Louder, I complained, “That doesn’t make any sense.” I wanted his attention returned to me. I needed to take his eyes off my sister, to draw his attention elsewhere. He was creeping so very close . . . hovering in the very air she breathed. Close enough to kiss her.
“Sense is relative.”
“Many things are relative,” I agreed, stepping closer—against every instinct in my body. I wanted to flee, I wanted to scream for Seabury, but he was upstairs. I heard him moving furniture, barricading the door like a fool. Would he trap us all inside? With the monster himself? He must have gone madder than I’d considered, and I had a sickening moment of worry that this was deliberate on his part, that he was working in tandem with the monster now—completely overtaken.
I could not entertain the possibility. I forced it from my mind. If it was true, there was nothing I could do about it anyway.
“Why are you here? Who is your mother? Why can’t you leave us alone?”
He fixated on Emma’s face. A snake, charmed by the flute. Or was it the reverse? “Our Mother,” he asserted.
“Our mother is dead,” I countered.
“Not that one.”
I looked down and saw the cooker’s cupboard. The door was shut. I reached with my foot and opened it . . . quietly. Whether he heard or not, I couldn’t tell. Maybe he did hear me, and didn’t care. He didn’t believe I was any threat to him, or his mysterious mother.
I tiptoed around the cooker and tried not to gaze down to the rumbling, fizzing liquid within it. He was still a dozen feet away, with a heavy wood table between us. Could I move him a dozen feet? Could Emma?
He faced me again, that chilly, sharp face that was so white it was almost blue.
“You can hear Her, can’t you? She calls us, Emma and me. Just as She spoke to your Nancy.”
I swallowed hard. I breathed, “That isn’t her name.”
“You’re very particular about such things, aren’t you?” He viewed me quizzically.
I nodded hard, and I locked my eyes to his. If I hadn’t, I might have watched Emma ratcheting herself to her feet. She used the wall to brace herself, used her knees to propel herself up, all the way. To the table’s edge, which she grasped with one hand while the other hand felt quietly for a series of vials that were scattered across the top. She was already holding one; she was showing me what it was.
A tiny glass container tinkled when she knocked it over.
Trying to cover the sound, I said quickly: “Names mean things. You changed your own name, didn’t you?”
He appeared confused, but only for a flash. He mouthed a word without speaking it.
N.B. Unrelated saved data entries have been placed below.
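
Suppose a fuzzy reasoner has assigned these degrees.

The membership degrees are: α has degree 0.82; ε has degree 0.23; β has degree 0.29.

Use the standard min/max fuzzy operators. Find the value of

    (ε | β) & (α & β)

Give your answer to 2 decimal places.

0.29

ε | β = max(a, b) on (0.23, 0.29) = 0.29
α & β = min(a, b) on (0.82, 0.29) = 0.29
(ε | β) & (α & β) = min(a, b) on (0.29, 0.29) = 0.29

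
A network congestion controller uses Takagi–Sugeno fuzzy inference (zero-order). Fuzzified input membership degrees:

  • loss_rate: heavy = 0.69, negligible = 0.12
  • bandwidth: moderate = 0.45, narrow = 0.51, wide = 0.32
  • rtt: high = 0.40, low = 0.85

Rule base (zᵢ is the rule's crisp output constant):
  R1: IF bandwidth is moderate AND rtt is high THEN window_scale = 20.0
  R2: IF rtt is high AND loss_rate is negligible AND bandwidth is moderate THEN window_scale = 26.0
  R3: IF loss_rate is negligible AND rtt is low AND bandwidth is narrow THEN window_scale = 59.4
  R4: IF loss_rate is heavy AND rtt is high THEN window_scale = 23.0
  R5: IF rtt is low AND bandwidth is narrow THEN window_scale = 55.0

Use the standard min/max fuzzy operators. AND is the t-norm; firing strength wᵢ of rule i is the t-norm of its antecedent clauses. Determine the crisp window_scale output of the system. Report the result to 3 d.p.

35.805

R1 (z=20.0): moderate=0.45, high=0.40; AND[min(a, b)] → w = 0.40
R2 (z=26.0): high=0.40, negligible=0.12, moderate=0.45; AND[min(a, b)] → w = 0.12
R3 (z=59.4): negligible=0.12, low=0.85, narrow=0.51; AND[min(a, b)] → w = 0.12
R4 (z=23.0): heavy=0.69, high=0.40; AND[min(a, b)] → w = 0.40
R5 (z=55.0): low=0.85, narrow=0.51; AND[min(a, b)] → w = 0.51
Weighted average = (0.40·20.0 + 0.12·26.0 + 0.12·59.4 + 0.40·23.0 + 0.51·55.0) / (0.40 + 0.12 + 0.12 + 0.40 + 0.51)
  = 55.4980 / 1.5500 = 35.805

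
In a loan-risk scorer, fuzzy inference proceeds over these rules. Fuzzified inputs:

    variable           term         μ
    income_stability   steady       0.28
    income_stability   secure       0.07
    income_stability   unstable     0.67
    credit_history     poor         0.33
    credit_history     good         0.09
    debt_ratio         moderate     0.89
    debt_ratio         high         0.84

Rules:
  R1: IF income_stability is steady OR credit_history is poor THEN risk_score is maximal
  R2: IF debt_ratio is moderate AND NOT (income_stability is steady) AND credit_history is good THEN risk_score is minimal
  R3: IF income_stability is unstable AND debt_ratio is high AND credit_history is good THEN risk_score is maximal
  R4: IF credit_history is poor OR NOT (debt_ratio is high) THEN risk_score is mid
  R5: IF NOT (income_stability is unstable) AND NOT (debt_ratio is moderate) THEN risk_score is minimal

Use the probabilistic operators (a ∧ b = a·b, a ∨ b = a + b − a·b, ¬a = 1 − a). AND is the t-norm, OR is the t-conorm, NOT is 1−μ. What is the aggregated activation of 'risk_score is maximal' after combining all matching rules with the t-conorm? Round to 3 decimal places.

R1: steady=0.28, poor=0.33; OR[a + b − a·b] → w = 0.5176
R2: moderate=0.89, ¬steady=1−0.28=0.72, good=0.09; AND[a·b] → w = 0.0577
R3: unstable=0.67, high=0.84, good=0.09; AND[a·b] → w = 0.0507
R4: poor=0.33, ¬high=1−0.84=0.16; OR[a + b − a·b] → w = 0.4372
R5: ¬unstable=1−0.67=0.33, ¬moderate=1−0.89=0.11; AND[a·b] → w = 0.0363
Rules with consequent 'maximal': {R1, R3} → strengths 0.5176, 0.0507
Aggregate via t-conorm [a + b − a·b]: 0.5420

0.542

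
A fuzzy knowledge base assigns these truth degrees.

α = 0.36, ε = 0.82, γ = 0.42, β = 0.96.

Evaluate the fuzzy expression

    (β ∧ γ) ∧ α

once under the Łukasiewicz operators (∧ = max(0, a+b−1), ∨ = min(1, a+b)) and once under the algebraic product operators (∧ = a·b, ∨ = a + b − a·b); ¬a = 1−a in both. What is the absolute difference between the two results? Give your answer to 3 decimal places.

Under Łukasiewicz:
  β ∧ γ = max(0, a+b−1) on (0.96, 0.42) = 0.38
  (β ∧ γ) ∧ α = max(0, a+b−1) on (0.38, 0.36) = 0.00
  → value = 0.0000
Under algebraic product:
  β ∧ γ = a·b on (0.9600, 0.4200) = 0.4032
  (β ∧ γ) ∧ α = a·b on (0.4032, 0.3600) = 0.1452
  → value = 0.1452
|0.0000 − 0.1452| = 0.145

0.145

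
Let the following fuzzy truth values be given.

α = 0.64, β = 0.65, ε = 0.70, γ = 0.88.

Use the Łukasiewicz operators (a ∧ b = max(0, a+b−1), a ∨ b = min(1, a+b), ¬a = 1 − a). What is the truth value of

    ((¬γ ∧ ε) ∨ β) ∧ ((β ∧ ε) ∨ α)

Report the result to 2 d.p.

0.64

¬γ = 1 − 0.88 = 0.12
¬γ ∧ ε = max(0, a+b−1) on (0.12, 0.70) = 0.00
(¬γ ∧ ε) ∨ β = min(1, a+b) on (0.00, 0.65) = 0.65
β ∧ ε = max(0, a+b−1) on (0.65, 0.70) = 0.35
(β ∧ ε) ∨ α = min(1, a+b) on (0.35, 0.64) = 0.99
((¬γ ∧ ε) ∨ β) ∧ ((β ∧ ε) ∨ α) = max(0, a+b−1) on (0.65, 0.99) = 0.64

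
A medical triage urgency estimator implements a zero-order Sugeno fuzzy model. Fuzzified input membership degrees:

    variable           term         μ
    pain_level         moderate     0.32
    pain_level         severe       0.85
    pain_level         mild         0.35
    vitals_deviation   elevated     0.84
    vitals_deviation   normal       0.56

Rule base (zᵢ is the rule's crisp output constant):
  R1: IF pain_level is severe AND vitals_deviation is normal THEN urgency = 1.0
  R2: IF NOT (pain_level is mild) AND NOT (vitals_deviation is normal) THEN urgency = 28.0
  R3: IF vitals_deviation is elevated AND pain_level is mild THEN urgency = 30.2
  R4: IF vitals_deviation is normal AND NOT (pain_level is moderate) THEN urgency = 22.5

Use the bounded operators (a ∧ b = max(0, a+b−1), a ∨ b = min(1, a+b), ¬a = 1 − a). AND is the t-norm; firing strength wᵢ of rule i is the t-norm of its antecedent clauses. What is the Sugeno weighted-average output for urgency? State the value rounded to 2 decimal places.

15.13

R1 (z=1.0): severe=0.85, normal=0.56; AND[max(0, a+b−1)] → w = 0.41
R2 (z=28.0): ¬mild=1−0.35=0.65, ¬normal=1−0.56=0.44; AND[max(0, a+b−1)] → w = 0.09
R3 (z=30.2): elevated=0.84, mild=0.35; AND[max(0, a+b−1)] → w = 0.19
R4 (z=22.5): normal=0.56, ¬moderate=1−0.32=0.68; AND[max(0, a+b−1)] → w = 0.24
Weighted average = (0.41·1.0 + 0.09·28.0 + 0.19·30.2 + 0.24·22.5) / (0.41 + 0.09 + 0.19 + 0.24)
  = 14.0680 / 0.9300 = 15.13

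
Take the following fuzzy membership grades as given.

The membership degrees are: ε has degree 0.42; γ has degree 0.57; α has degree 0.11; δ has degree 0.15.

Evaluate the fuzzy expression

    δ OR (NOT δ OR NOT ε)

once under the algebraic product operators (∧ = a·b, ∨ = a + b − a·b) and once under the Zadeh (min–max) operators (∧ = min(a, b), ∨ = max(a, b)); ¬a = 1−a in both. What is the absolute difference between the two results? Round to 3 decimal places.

0.096

Under algebraic product:
  NOT δ = 1 − 0.1500 = 0.8500
  NOT ε = 1 − 0.4200 = 0.5800
  NOT δ OR NOT ε = a + b − a·b on (0.8500, 0.5800) = 0.9370
  δ OR (NOT δ OR NOT ε) = a + b − a·b on (0.1500, 0.9370) = 0.9465
  → value = 0.9465
Under Zadeh (min–max):
  NOT δ = 1 − 0.15 = 0.85
  NOT ε = 1 − 0.42 = 0.58
  NOT δ OR NOT ε = max(a, b) on (0.85, 0.58) = 0.85
  δ OR (NOT δ OR NOT ε) = max(a, b) on (0.15, 0.85) = 0.85
  → value = 0.8500
|0.9465 − 0.8500| = 0.096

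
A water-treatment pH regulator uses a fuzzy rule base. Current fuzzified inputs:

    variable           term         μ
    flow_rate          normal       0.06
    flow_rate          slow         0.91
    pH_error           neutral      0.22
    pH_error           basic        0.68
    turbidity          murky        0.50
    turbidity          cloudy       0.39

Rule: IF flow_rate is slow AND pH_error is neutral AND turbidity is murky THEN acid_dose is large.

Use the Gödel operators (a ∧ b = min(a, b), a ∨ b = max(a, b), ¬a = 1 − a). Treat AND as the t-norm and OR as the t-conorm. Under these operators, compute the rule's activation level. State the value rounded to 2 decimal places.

firing strength: slow=0.91, neutral=0.22, murky=0.50; AND[min(a, b)] → w = 0.22

0.22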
Zollicoffris, I think. “My name has always been . . .”
“Phillip Zollicoffer,” I prompted. Emma was shaky on her feet. She shot me a look that I wished to God I knew how to read—but I couldn’t watch her too closely. I didn’t want him to see that she was upright behind him.
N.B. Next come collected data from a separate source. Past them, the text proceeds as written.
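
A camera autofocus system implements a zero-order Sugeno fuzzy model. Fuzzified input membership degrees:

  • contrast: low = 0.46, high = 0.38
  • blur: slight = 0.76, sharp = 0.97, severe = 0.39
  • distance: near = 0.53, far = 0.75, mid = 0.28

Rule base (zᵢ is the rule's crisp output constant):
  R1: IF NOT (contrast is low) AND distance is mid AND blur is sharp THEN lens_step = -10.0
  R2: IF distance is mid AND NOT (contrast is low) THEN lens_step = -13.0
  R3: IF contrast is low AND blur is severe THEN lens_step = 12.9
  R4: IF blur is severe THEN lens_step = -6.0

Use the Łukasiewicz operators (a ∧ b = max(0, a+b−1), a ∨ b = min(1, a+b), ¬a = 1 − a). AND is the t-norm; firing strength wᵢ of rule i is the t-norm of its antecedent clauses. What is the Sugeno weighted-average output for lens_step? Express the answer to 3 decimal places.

-6.000

R1 (z=-10.0): ¬low=1−0.46=0.54, mid=0.28, sharp=0.97; AND[max(0, a+b−1)] → w = 0.00
R2 (z=-13.0): mid=0.28, ¬low=1−0.46=0.54; AND[max(0, a+b−1)] → w = 0.00
R3 (z=12.9): low=0.46, severe=0.39; AND[max(0, a+b−1)] → w = 0.00
R4 (z=-6.0): severe=0.39 → w = 0.39
Weighted average = (0.00·-10.0 + 0.00·-13.0 + 0.00·12.9 + 0.39·-6.0) / (0.00 + 0.00 + 0.00 + 0.39)
  = -2.3400 / 0.3900 = -6.000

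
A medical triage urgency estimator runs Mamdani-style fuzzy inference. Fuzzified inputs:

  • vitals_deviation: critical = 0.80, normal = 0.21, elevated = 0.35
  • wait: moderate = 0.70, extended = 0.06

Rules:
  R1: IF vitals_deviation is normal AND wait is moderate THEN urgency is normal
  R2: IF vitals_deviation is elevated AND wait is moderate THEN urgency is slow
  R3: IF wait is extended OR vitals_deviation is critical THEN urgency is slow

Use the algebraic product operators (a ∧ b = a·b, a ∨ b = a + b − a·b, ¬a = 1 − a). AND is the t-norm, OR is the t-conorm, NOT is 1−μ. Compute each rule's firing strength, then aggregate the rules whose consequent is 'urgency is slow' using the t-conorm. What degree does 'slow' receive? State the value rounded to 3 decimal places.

0.858

R1: normal=0.21, moderate=0.70; AND[a·b] → w = 0.1470
R2: elevated=0.35, moderate=0.70; AND[a·b] → w = 0.2450
R3: extended=0.06, critical=0.80; OR[a + b − a·b] → w = 0.8120
Rules with consequent 'slow': {R2, R3} → strengths 0.2450, 0.8120
Aggregate via t-conorm [a + b − a·b]: 0.8581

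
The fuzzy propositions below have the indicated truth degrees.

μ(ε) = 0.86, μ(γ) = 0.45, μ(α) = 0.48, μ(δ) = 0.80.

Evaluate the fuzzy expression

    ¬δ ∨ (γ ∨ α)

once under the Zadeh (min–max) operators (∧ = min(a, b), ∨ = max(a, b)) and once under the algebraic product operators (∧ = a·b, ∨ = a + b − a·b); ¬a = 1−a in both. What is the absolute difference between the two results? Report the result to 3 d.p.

Under Zadeh (min–max):
  ¬δ = 1 − 0.80 = 0.20
  γ ∨ α = max(a, b) on (0.45, 0.48) = 0.48
  ¬δ ∨ (γ ∨ α) = max(a, b) on (0.20, 0.48) = 0.48
  → value = 0.4800
Under algebraic product:
  ¬δ = 1 − 0.8000 = 0.2000
  γ ∨ α = a + b − a·b on (0.4500, 0.4800) = 0.7140
  ¬δ ∨ (γ ∨ α) = a + b − a·b on (0.2000, 0.7140) = 0.7712
  → value = 0.7712
|0.4800 − 0.7712| = 0.291

0.291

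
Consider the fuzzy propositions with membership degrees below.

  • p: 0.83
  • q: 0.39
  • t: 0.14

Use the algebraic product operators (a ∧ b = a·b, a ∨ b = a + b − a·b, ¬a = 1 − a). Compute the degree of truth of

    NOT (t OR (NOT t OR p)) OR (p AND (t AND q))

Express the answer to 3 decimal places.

0.065

NOT t = 1 − 0.1400 = 0.8600
NOT t OR p = a + b − a·b on (0.8600, 0.8300) = 0.9762
t OR (NOT t OR p) = a + b − a·b on (0.1400, 0.9762) = 0.9795
NOT (t OR (NOT t OR p)) = 1 − 0.9795 = 0.0205
t AND q = a·b on (0.1400, 0.3900) = 0.0546
p AND (t AND q) = a·b on (0.8300, 0.0546) = 0.0453
NOT (t OR (NOT t OR p)) OR (p AND (t AND q)) = a + b − a·b on (0.0205, 0.0453) = 0.0649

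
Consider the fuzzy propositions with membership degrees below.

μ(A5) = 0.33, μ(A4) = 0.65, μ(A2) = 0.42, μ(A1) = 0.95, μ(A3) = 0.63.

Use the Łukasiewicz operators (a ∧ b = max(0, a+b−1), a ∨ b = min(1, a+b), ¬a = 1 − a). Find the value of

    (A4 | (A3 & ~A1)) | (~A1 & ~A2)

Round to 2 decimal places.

~A1 = 1 − 0.95 = 0.05
A3 & ~A1 = max(0, a+b−1) on (0.63, 0.05) = 0.00
A4 | (A3 & ~A1) = min(1, a+b) on (0.65, 0.00) = 0.65
~A1 = 1 − 0.95 = 0.05
~A2 = 1 − 0.42 = 0.58
~A1 & ~A2 = max(0, a+b−1) on (0.05, 0.58) = 0.00
(A4 | (A3 & ~A1)) | (~A1 & ~A2) = min(1, a+b) on (0.65, 0.00) = 0.65

0.65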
His lips twisted, miming what I’d said. I believe it honestly confused him; he toyed with the shape of it, uncertain of whether it was familiar or foreign in his mouth. He came to a decision. “Close enough,” he said. And then he sounded more sure of himself as he looked over his shoulder and said to Emma: “You must come with me, you know. She wants to have us both. You were the one who found the specimen; you were the one who saved it from the sun.” He looked back to me and said, “You see? Look, she is standing. Already she is stronger. She is ready and willing, little sister. You must not stand in her way.”
Ready and willing?
When I looked at Emma’s face, her posture, her fierce grip on the vial in her hand . . . it was not readiness or willingness I saw there. It was anger, red-hot and raw. She looked swiftly back and forth between the madman and myself, and for one blazing, awful instant I could not tell who she hated the most.
But I couldn’t watch her, or interrogate her. I had to watch him, and while I had his attention, I said, “I won’t let you leave with her. I won’t let you take her away. She’s all I have left. She’s my whole world.”
“It’s not my fault that the feeling isn’t mutual,” he said, and I don’t think he meant to be unkind. If anything, I heard some small note of apology in the observation.